Bronchial mucosal epithelial dysregulation and barrier disruption are involved in the initiation and development of acute lung injury (ALI). Some inflammatory cytokines such as tumor necrosis factor-α (TNF-α) and interleukin-17 (IL-17) contribute to the pathological changes of ALI. However, the roles and relationship between TNF-α and IL-17 during the disruption of bronchial epithelial tight junction remain unclear.
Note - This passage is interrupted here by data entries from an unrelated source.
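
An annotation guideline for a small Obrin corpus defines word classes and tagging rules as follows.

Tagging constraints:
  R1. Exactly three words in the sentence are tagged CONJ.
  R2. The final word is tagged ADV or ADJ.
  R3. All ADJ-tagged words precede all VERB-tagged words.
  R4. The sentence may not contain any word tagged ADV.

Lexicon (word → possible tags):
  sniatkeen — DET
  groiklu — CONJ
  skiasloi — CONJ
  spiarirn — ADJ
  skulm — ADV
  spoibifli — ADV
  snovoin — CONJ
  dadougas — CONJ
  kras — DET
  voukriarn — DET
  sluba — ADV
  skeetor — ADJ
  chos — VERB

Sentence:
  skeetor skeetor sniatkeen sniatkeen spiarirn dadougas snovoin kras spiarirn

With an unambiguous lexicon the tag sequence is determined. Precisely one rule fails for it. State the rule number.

Fixed tagging: ADJ ADJ DET DET ADJ CONJ CONJ DET ADJ.
Rule check: R1 violated, R2 holds, R3 holds, R4 holds.
Only rule 1 fails.

1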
Tetramethylpyrazine (TMP) is confirmed to have beneficial functions in hemostasis, inflammation, and cell growth. Here, we demonstrated the protective effects of TMP on bronchial mucosal epithelial injury induced by IL-17. We showed that IL-17 stimulation markedly reduced occludin and zonula occludens-1 (ZO-1) expression in bronchial mucosal epithelial cells via the nuclear factor-κB-p65/TNF-α signaling pathway, including NF-κB-p65-triggered TNF-α gene transcription and expression. TMP obviously rescued IL-17-induced occludin and ZO-1 downregulation. Mechanically, TMP substantially suppressed NF-κB-p65 activation and NF-κB-p65-induced TNF-α production in bronchial mucosal epithelial cells caused by IL-17. Taken together, this study indicates that TMP has a protective effect on bronchial mucosal epithelial cell injury due to IL-17 induction by inhibiting the NF-κB-p65/TNF-α signaling pathway.